Lompat ke konten Lompat ke sidebar Lompat ke footer
Allah Swt berfirman : "Allah akan meninggikan orang-orang yang beriman di antaramu dan orang-orang yang di beri ilmu pengetahuan beberapa derajat." (Q.S. Al-Mujadalah : 11).

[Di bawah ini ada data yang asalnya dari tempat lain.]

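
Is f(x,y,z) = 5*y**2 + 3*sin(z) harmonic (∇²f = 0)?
No, ∇²f = 10 - 3*sin(z)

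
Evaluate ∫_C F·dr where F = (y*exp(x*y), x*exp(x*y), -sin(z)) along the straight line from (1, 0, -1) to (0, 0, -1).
0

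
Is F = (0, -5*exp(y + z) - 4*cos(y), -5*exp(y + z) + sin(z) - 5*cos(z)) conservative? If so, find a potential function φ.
Yes, F is conservative. φ = -5*exp(y + z) - 4*sin(y) - 5*sin(z) - cos(z)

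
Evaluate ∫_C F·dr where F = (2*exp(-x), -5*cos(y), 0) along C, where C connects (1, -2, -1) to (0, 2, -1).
-10*sin(2) - 2 + 2*exp(-1)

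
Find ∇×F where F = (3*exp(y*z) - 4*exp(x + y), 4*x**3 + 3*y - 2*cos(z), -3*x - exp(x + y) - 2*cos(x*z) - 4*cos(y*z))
(4*z*sin(y*z) - exp(x + y) - 2*sin(z), 3*y*exp(y*z) - 2*z*sin(x*z) + exp(x + y) + 3, 12*x**2 - 3*z*exp(y*z) + 4*exp(x + y))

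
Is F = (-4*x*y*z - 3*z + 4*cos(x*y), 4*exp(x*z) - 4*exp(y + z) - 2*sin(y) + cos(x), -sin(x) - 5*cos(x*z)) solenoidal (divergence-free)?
No, ∇·F = 5*x*sin(x*z) - 4*y*z - 4*y*sin(x*y) - 4*exp(y + z) - 2*cos(y)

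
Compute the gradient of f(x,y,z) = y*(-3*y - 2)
(0, -6*y - 2, 0)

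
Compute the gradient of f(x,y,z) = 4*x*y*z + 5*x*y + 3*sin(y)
(y*(4*z + 5), 4*x*z + 5*x + 3*cos(y), 4*x*y)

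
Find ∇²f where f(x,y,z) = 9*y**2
18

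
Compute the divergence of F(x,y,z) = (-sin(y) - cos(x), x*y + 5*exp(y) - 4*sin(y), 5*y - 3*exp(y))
x + 5*exp(y) + sin(x) - 4*cos(y)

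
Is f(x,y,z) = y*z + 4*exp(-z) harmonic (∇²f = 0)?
No, ∇²f = 4*exp(-z)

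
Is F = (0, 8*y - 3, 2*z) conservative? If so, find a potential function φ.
Yes, F is conservative. φ = 4*y**2 - 3*y + z**2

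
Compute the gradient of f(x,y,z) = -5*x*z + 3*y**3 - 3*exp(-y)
(-5*z, 9*y**2 + 3*exp(-y), -5*x)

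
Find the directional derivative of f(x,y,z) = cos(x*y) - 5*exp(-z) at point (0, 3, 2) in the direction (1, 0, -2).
-2*sqrt(5)*exp(-2)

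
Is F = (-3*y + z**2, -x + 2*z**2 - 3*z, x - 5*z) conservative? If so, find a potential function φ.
No, ∇×F = (3 - 4*z, 2*z - 1, 2) ≠ 0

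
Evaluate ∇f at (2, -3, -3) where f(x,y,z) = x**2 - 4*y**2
(4, 24, 0)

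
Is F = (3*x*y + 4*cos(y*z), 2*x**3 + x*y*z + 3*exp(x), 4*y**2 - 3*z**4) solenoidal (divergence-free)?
No, ∇·F = x*z + 3*y - 12*z**3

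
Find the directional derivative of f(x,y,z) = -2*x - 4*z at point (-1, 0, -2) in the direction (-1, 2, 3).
-5*sqrt(14)/7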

Rasulullah Saw bersabda : "Barang siapa yang menginginkan soal-soal yang berhubungan dengan dunia, wajiblah ia memiliki ilmu, barang siapa yang ingin selamat dan berbahagia di akhirat, wajiblah ia mengetahui ilmu dan barangsiapa yang menginginkan kedua-duanya, wajiblah ia memiliki ilmu kedua-duanya pula." (H.R. Bukhari dan Muslim).

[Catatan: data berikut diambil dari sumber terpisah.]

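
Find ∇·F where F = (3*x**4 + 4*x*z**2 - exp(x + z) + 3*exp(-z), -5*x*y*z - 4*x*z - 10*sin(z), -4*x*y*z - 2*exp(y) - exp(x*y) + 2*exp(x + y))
12*x**3 - 4*x*y - 5*x*z + 4*z**2 - exp(x + z)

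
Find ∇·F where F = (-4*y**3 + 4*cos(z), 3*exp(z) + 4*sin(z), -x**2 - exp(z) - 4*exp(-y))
-exp(z)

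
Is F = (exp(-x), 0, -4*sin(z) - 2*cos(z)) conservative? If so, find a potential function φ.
Yes, F is conservative. φ = -2*sin(z) + 4*cos(z) - exp(-x)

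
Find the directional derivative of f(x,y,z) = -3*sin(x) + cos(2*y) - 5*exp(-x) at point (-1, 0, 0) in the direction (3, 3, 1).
3*sqrt(19)*(-3*cos(1) + 5*E)/19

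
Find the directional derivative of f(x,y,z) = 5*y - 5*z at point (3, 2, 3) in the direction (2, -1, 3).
-10*sqrt(14)/7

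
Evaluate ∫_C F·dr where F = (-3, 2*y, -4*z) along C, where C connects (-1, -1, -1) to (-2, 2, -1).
6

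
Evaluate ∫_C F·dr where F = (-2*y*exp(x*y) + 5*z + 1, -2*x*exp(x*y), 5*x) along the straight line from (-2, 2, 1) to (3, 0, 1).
2*exp(-4) + 28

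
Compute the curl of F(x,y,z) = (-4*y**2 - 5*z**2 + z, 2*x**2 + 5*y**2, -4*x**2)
(0, 8*x - 10*z + 1, 4*x + 8*y)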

Pengertian Zuhud Menurut Ajaran Syaikh Abdul Wahab Rokan

Syaikh Abdul Wahab Rokan mengutip Al-Qur'an pada Surat At-Takatsur, kemudian menjelaskan bahwa harta yang banyak memang dapat melalaikan orang dari mengingat kematian dan alam kubur.

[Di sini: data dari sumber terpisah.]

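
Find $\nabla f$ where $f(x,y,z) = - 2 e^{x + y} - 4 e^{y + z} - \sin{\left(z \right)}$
(-2*exp(x + y), -2*exp(x + y) - 4*exp(y + z), -4*exp(y + z) - cos(z))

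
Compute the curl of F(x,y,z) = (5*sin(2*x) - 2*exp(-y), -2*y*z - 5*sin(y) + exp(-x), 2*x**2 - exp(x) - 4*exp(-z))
(2*y, -4*x + exp(x), -2*exp(-y) - exp(-x))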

Syaikh Abdul Wahab Rokan dalam mempraktekkan kezuhudan ini telah membuat peraturan untuk seluruh penduduk yang tinggal menetap di Babussalam saat ia masih mengajar di sana, seluruh penduduk di larang merokok di tempat umum, tidak memakai tempat tidur yang terbuat dari besi dan tidak boleh mengutamakan kemewahan dunia, karena semua harta ini akan di tinggalkan apabila ajal menjemput.

Demikian pula kaum wanita, di larang memakai perhiasan yang mencolok dan di larang bertindik (memakai perhiasan anting-anting di telinga), ia sendiri makan dalam piring kayu atau upih (daun yang berasal dari dahan pohon pinang), serta minum dalam tempurung kelapa.

Para pembesar dan Sultan yang datang mengunjunginya pun juga di suguhinya dengan makanan dan minuman dalam wadah yang sama.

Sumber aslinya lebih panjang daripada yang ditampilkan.